The tone of the book is gossipy and mildly lecherous. The Vieil abonné seems more interested in the physical attractions of the dancers and in the racy details of their private lives than he is in the finer points of their dancing techniques. Mlle Eugénie Fiocre, the only female dancer described in the book and identifiably painted by Degas, is said to have ‘a nose for which an umbrella would be useful’ – Degas’ study of her shows that she had a rather turned up and exceptionally pretty nose – ‘but what a figure! One should go down on one’s knees in front of it – and behind!’

Ces Demoiselles de l’Opéra vividly conveys the flavour of the flirtatious conversations that Degas enjoyed with his young dancer models. Daniel Halévy, the son of Degas’ old friend Ludovic, noted that when Degas was with dancers he ‘finds them all charming, makes excuses for anything they do, and laughs at everything they say’.

The Vieil abonné recorded the foibles, the remarks, and the little habits of the dancers with the same affectionate indulgence. So we hear, for example, that the only distinguishing characteristic of Léontine Beaugrand was an inordinate love of chocolates, and how la petite Paillier was outraged when complimented by an admirer as looking like a Boucher, thinking that he was comparing her with a butcher. The Pretty Women of Paris was published in English in 1883, and describes itself on the title page as a ‘Complete Directory and Guide to Pleasure for Visitors to the City of Gaiety’.

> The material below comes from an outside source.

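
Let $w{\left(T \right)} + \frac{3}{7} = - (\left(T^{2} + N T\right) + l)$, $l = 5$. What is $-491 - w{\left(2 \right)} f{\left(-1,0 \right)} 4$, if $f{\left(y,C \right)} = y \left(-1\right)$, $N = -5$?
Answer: $- \frac{3453}{7} \approx -493.29$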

The information offered about Parisian women is so comprehensive and so detailed that it cannot possibly have been compiled by one man. The tone throughout, though, is consistent – scurrilous and often misogynistic. It gives the reader the impression of coming face to face with all the anonymous and faceless women we find in Degas’ oeuvre, from star dancers to milliners and laundresses.